Иван Лукьянович возвращался через час-полтора. Снимал плащ, откашливался, оповещая кашлем о своем появлении, осторожно ступал по свежевымытому полу, пересекая кухню и спальню. Три комнаты были одним названием, сложи в одну — и то большой комнаты не получилось бы. Через пять лет после войны мать получила через военкомат, как жена погибшего командира, комнатку в этом частном доме. Хозяин комнатки уехал в другой город, оставив заявление, что отказывается от жилья и единственно просит, чтобы не досталось оно родственникам, проживающим в этом доме. Родственники года три судились с матерью, ничего не высудили, а вскоре всю улицу поставили на снос, и обида на чужачку, оттягавшую комнату в частном строении, забылась. Мать прорубила себе отдельный вход, пристроила тамбур с крылечком, а когда прошел слух, что квартиры в новых домах будут давать в соответствии с прежней площадью, пристроила себе еще один тамбур. Первый тамбур стал спальней, а второй — кухонькой. В спальне стояла кровать и был еще узкий проход от одной двери к другой.
В зале, в квадратной комнате с желтыми обоями, телевизором и круглым столом посреди, все дышало таким покоем, теплом и раскаянием, что не только добрый Лукьяныч, но и более принципиальный человек забыл бы обиду. Мать ставила на стол блюдо с блинами, покрытое полотенцем, шла за сметаной и маслом, Томка расставляла тарелки, предвкушая разговор, который начнется с первым блином.
Чаще всего это был разговор о войне. Не воспоминания, а именно разговор. Война, конечно, война, ничего в ней никогда не было хорошего, всегда в ней убивали, но откуда у немцев объявилась такая нечеловеческая жестокость?
— С голода, — говорил Лукьяныч, — дошли от голода до животного помрачения, а Гитлер накормил. И объяснил: душите, давите всех, тогда и впредь будете сыты.
— А мы в эвакуации не голодали? — спрашивала мать. — Мы в очереди за хлебом падали, а ленинградцы тысячами помирали. Чего же нас голод зверями не сделал?
Томке и мне в этих разговорах полагалось слушать. Если Томка не выдерживала и влезала, мать цыкала на нее, лишая голоса, если не помогало, вспоминала случай трехлетней давности.
— Ты все, конечно, знаешь. Профессор! Еще бы! Десять лет было, в пятый класс перешла… Что это внученьки моей Томочки не видно? А она в малиннике за сараем сигареты «Столичные» курит.
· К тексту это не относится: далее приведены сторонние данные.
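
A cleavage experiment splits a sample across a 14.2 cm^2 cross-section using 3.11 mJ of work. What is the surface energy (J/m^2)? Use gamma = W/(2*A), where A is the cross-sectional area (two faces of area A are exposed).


Convert: A = 14.2 cm^2 = 0.00142 m^2, W = 3.11 mJ = 0.00311 J
Cleaving exposes two faces of area A, so total new surface = 2*A and gamma = W / (2*A)
gamma = 0.00311 / (2 * 0.00142)
gamma = 1.095 J/m^2

1.095


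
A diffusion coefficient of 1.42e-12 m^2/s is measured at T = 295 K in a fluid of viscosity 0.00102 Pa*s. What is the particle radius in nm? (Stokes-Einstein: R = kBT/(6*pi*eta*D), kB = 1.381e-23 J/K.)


Stokes-Einstein: R = kB*T / (6*pi*eta*D)
R = 1.381e-23 * 295 / (6 * pi * 0.00102 * 1.42e-12)
R = 1.4922e-07 m = 149.22 nm

149.22


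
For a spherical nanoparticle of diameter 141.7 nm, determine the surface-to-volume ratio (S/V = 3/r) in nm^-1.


Radius r = 141.7/2 = 70.85 nm
S/V = 3 / r = 3 / 70.85
S/V = 0.0423 nm^-1

0.0423


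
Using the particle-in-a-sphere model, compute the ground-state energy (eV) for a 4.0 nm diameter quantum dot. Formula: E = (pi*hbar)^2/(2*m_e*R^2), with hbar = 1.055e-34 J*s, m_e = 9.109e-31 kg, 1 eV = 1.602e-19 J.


Radius R = 4.0/2 = 2 nm = 2e-09 m
E = (pi * 1.055e-34)^2 / (2 * 9.109e-31 * (2e-09)^2)
E(J) = 1.50745e-20
E = E(J) / 1.602e-19 = 0.0941 eV

0.0941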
Томка смолкала, краснея, косилась на меня. Было такое преступление, курила в малиннике.
Иван Лукьянович любил блины с селедкой. Чтобы селедка была целая, неразделанная и лежала отдельно от другой еды на газете. Он ловко, словно раздевая, стаскивал с нее кожицу в чешуйках, вынимал потроха, потом проводил пальцем по селедочной спине, разделял рыбу на две части и вытаскивал из нее скелет. Ни одна косточка не отваливалась, даже у самой незадавшейся селедки. Потом он отделял по кусочку матери, мне и Томке, остальную часть с хвостом клал себе на тарелку, мыл руки и возвращался к столу. Мать вздыхала — блины стынут, но помалкивала: Лукьяныч в такой час был потерпевшим, выстрадавшим право быть за столом главным.
— Сидим вот так, — начинала разговор мать, — и даже страшно телевизор включать. Выставится девица, которая объявляет, и скажет: «Все, товарищи, хорошего понемножку. Война».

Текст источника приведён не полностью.